Onderzoek: investeren in subsidievrije windparken steeds risicovoller
In het klimaatakkoord is als doel gesteld dat in 2030 11,5 GW wind op zee zonder subsidie is gerealiseerd. Het rapport trekt vier belangrijke conclusies:
- De businesscase voor wind op zee staat al op dit moment onder druk en de markt accepteert onrealistische lage rendementen. Het onderzoek schetst dat de risico’s oplopen omdat groei van de vraag uit de industrie onzeker blijft. De vraag is daarbij meest bepalend in de businesscase. Nu groeit het aanbod van windenergie op korte termijn harder dan de vraag. Met name omdat de industrie in Nederland nog te weinig elektrificeert.
- Zonder aanvullende beleidsmaatregelen vanuit de overheid is het waarschijnlijk dat de doelen niet worden gehaald. AFRY beveelt o.a. aan om een routekaart te maken voor de vraag naar elektriciteit, die gelijk op kan gaan met de routekaart die er al is in de windsector. Daarbij moet de overheid de regie nemen.
- Dat vraagstimulering vanuit de industrie essentieel is om de businesscase gezond te krijgen. Hoewel de kosten blijven dalen door schaalvergroting en innovaties, wordt de enorme potentie om windstroom te gebruiken nog onvoldoende benut.
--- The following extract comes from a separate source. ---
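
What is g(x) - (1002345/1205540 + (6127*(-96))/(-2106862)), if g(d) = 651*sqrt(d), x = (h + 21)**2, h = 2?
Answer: 3802719786740697/253990641548 ≈ 14972.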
Daardoor dalen de marktprijzen nog harder en zijn windparken niet meer rendabel.
- Tenslotte concludeert het rapport dat de markt zelf deze impasse niet kan doorbreken omdat de risico’s te groot en sectoroverstijgend zijn.
Als laatste ziet AFRY kansen bij flexibiliteit. Door de vraag naar elektriciteit meer flexibel te maken past dit beter bij het variabele duurzame aanbod. De inzet van windstroom voor directe elektrificatie en productie van groene waterstof helpt de industrie op een goedkope manier te verduurzamen. Zo kan de windsector door voldoende vraag naar duurzame elektriciteit een gezonde businesscase behouden. NWEA onderschrijft deze kans.
NWEA: Vraagstimulering is keihard nodig
NWEA signaleert dit probleem al enkele jaren, zowel bij de industrie als de overheid. Het gaat echter om grote langjarige investeringen en (deels) nieuw technieken. En ook voor de industrie is de timing essentieel. Om die reden is afwachten tot ‘de markt zijn werk doet’ niet verstandig. Zonder deze zekerheden blijven investeringen in de industrie achter. Hier heeft de overheid een belangrijke rol om via beleidsmaatregelen duidelijkheid te geven aan alle sectoren. NWEA zoekt ondertussen samen met de industrie naar kansen voor meer samenwerking.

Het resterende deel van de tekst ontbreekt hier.